Hello, I had media share working great when I only had the router plugged into my HD DVR with ethernet. I recently added Whole Home DVR and needed the cinema connection kit installed. To get this to work I no longer needed the ethernet connection to the DVR. Since the Whole Home DVR was installed I no longer see the media share contents. Do I need to go back and setup my network or will it not work at all.


----------



## RAD (Aug 5, 2002)

Whole Home DVR and MediaShare work just fine together. You might want to check to make sure your HD receivers have the same IP address as your home network (if they were booted up before the CCK was installed the could be wrong). You might also just want to double check your PC to make sure the MAC address for the HD receivers are authorized to access your media.


----------



## lwalcott3020 (Mar 24, 2011)

I checked my IP and it is correct and connected. Everything else seems OK also. Can the media share work without the ethernet connection directly to the H24? Any ideas?


----------



## The Merg (Jun 24, 2007)

Yes, Media Share works fine through the CCK to all your receivers. If you haven't done so, perform a menu reset on the receivers to see if that kick starts it.

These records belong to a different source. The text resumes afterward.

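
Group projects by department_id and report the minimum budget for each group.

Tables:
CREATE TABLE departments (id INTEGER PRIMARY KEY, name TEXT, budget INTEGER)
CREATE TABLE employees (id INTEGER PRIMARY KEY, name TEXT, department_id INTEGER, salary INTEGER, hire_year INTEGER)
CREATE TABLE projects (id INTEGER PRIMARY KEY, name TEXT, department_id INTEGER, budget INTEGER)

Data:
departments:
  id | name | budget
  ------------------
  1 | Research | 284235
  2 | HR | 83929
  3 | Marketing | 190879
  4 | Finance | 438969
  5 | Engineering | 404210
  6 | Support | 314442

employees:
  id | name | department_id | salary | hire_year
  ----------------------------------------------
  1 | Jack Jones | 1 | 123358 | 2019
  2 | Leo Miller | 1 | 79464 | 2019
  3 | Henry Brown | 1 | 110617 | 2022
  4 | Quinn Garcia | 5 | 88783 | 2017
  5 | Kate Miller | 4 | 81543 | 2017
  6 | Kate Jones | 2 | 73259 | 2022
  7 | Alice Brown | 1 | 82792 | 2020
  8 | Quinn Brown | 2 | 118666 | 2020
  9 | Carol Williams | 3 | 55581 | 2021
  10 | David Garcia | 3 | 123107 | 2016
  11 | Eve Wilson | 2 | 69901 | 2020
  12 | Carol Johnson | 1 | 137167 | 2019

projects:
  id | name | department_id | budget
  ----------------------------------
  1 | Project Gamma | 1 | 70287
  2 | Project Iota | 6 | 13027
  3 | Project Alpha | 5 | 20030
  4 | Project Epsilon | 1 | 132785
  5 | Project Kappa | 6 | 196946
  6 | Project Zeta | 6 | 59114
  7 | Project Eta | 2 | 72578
SELECT department_id, MIN(budget) AS min_budget FROM projects GROUP BY department_id

Execution result:
department_id | min_budget
1 | 70287
2 | 72578
5 | 20030
6 | 13027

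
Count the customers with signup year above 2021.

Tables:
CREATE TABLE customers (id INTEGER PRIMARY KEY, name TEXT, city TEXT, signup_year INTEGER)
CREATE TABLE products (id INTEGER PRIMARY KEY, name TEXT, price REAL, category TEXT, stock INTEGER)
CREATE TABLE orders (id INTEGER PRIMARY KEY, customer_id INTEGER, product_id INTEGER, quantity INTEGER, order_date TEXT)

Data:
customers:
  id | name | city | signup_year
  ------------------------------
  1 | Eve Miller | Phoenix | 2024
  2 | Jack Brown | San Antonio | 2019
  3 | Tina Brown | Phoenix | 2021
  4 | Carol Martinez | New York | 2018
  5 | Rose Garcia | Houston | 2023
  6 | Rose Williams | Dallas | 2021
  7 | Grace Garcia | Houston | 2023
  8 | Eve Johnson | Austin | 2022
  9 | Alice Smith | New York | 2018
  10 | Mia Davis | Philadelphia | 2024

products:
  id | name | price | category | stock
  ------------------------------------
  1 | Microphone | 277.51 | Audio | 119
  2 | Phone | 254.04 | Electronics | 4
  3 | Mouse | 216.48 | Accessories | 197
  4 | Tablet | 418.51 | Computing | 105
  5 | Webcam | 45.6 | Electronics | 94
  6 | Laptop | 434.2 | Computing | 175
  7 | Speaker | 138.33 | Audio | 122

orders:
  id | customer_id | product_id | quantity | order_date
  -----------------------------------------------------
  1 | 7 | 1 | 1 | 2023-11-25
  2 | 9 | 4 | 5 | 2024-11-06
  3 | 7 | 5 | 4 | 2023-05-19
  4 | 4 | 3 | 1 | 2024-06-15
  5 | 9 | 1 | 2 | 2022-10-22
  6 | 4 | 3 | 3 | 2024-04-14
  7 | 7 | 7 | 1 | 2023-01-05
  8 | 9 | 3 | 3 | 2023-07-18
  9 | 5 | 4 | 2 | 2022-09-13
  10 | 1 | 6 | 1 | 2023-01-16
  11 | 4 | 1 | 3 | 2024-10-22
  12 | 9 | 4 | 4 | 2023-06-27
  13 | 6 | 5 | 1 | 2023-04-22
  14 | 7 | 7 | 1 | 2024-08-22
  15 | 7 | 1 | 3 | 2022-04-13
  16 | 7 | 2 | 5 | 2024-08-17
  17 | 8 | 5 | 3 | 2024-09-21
SELECT COUNT(*) FROM customers WHERE signup_year > 2021

Execution result:
5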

Sometimes it can take up to 30 minutes to an hour after the reset before the menu option shows up.

- Merg


----------



## lwalcott3020 (Mar 24, 2011)

Thanks for all the help. I finally got it working. I think there was a few problems. But the main problem was I didn't have the media share on in Windows Media Player. I thought I had already done that but I guess not. I downloaded TVersity and so far so good.

I also downloaded FFDshow but wasn't sure I needed it. I have never used it. Anyone know anything about it?


----------